クレイルの想定では、上手くいけば今日で作業が終わるはずだったが、長引いてしまい、さらに二日をかけることになった。もともと一週間の契約なので、期間を延長したことにはならない。
僕もクレイルも執筆には慣れて、一定のペースを保てるようになった。万年筆を使って執筆するのは相変わらず疲れるが、文字を丁寧に書けるようになった。クレイルの話す速度と、僕の手を動かす速度は上手く合うようになり、特にストレスなく作業を進めることができた。
子どもたち二人とリィルの関係も良好のようだ。二人はリィルを信頼したらしく、毎日三人で遊んでいた。外に出かけることもあれば、室内で絵を描いたりすることもある。ココは、最近本を読むようになったらしく、リィルとその手の話題で盛り上がっていた。ヴィは外で身体を動かすのが好きなようで、運動能力に長けたリィルに追いつくのに、必死になって走り回っていた。
午後を迎え、応接室で僕はクレイルと向かい合っている。
羊皮紙に付着したインクは、文字の形を成しているものの、僕にはその意味は伝達されない。文や言葉の内容を意識の外に排除するのにも、僕はもう大分慣れていた。本当はあまり良いことではないが、作業を効率的に進めるためには仕方がない。
僕とクレイルの間には、本来なら何の関係もない。この仕事を受ける前は互いのことは知らなかったし、この仕事が終われば、きっと何の接点もなくなる。一週間という限られた期間の中で、偶然成立した脆弱な関係といえる。だからといってその関係を軽視して良いわけではないが、彼女の境遇に感情移入してばかりで、こちらの役目を果たせなくては意味がない。それが、僕が上述したような処置をとった理由だ。やるべきことを達成するためには、ほかのことを犠牲にする必要がある。
「大丈夫ですか?」
手紙を書いている途中で、クレイルが僕に尋ねてきた。
「ええ、大丈夫です」顔を上げ、僕は頷く。「どうぞ、続けて下さい」
クレイルはにっこりと笑い、遺書に残すべきことを再び話し始める。
考えてみれば、とても奇妙な作業だった。本来なら一人でやることを、わざわざ二人で分担して、それぞれが別々の役割を担っている。分担しても、必ずしも効率が上がるわけではない。その反対の場合もありえる。
人間が一人でできることには限りがある。だから、様々な組織で、様々な役割が生み出されてきた。その典型例が家族だろう。夫婦の間では、外部に働きに出かける者と、内部で家事を行う者で、作業の内容が分けられている。それは必要だからそうしたのであり、したがって、どちらも欠けてはならない。どちらも欠けてはならないのなら、どちらの立場も対等でなくてはならない。一方が欠ければもう一方は困る。
しかしながら、これまでの歴史の中で、両者の間に格差があったことは疑いようのない事実だ。下品な表現をしてしまえば、一方は偉く、もう一方はそうではないと考えられていた。そして、その考え方が正しいという風潮が、随分と長い間続いた。最近になってようやく緩和されるようになってきたが、それでも、そうした考えが無意識の内に意識されている場面も、まだまだ沢山認められる。
結局のところ、人間も動物に変わりはないのだ。
そうした分担は、自然界に生きる動物のそれを起源としている。
それなら、人間らしさとは、そうした分担を放棄することのはずだ。
では……。
人間ではない僕たちには、それ以上にどんなことができるだろう?
くだらないことを考えている内に時間は過ぎ、今日の分の作業は終わった。クレイルに内容を確認してもらい、今日書いた分を昨日の分と合流させる。
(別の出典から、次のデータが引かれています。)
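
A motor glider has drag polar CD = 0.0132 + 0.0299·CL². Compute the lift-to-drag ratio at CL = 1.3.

L/D = 20.4

CD = 0.0132 + 0.0299 × 1.3² = 0.06373
L/D = CL/CD = 1.3 / 0.06373 = 20.4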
リビングに戻ると、まだ三人の姿は見つからなかった。僕は玄関に向かい、家の外に出る。クレイルはリビングでお茶の用意をしていた。
ずっと向こうまで草原が続いている。家の前から伸びた一本道が、森の中に至って消えている。今日は強い風が拭いていて、春の訪れを少しだけ感じさせた。空は晴れているが、雲が多い。密度を持たないような、季節相応の薄い雲だった。
僕は、傍に立つ柱型の照明に寄りかかる。
自然と深い溜息が出た。
疲れているわけではない。
どちらかというと、安心や、安堵によく似た感情が、僕の胸中を支配している。
この場所にいると、とても落ち着く。この場所というのは、この玄関の前のスペースではなく、この辺り一帯という意味だ。
十分くらいした頃、リィルが二人と手を繋いで戻ってきた。
ココとヴィは燥いでいるわけではなかったが、比較的自然な表情をしていた。
「ただいま」リィルが言った。
僕は頷く。
一緒に室内に戻る。リィルと二人は洗面所で手を洗い、それぞれリビングの所定の席に着いた。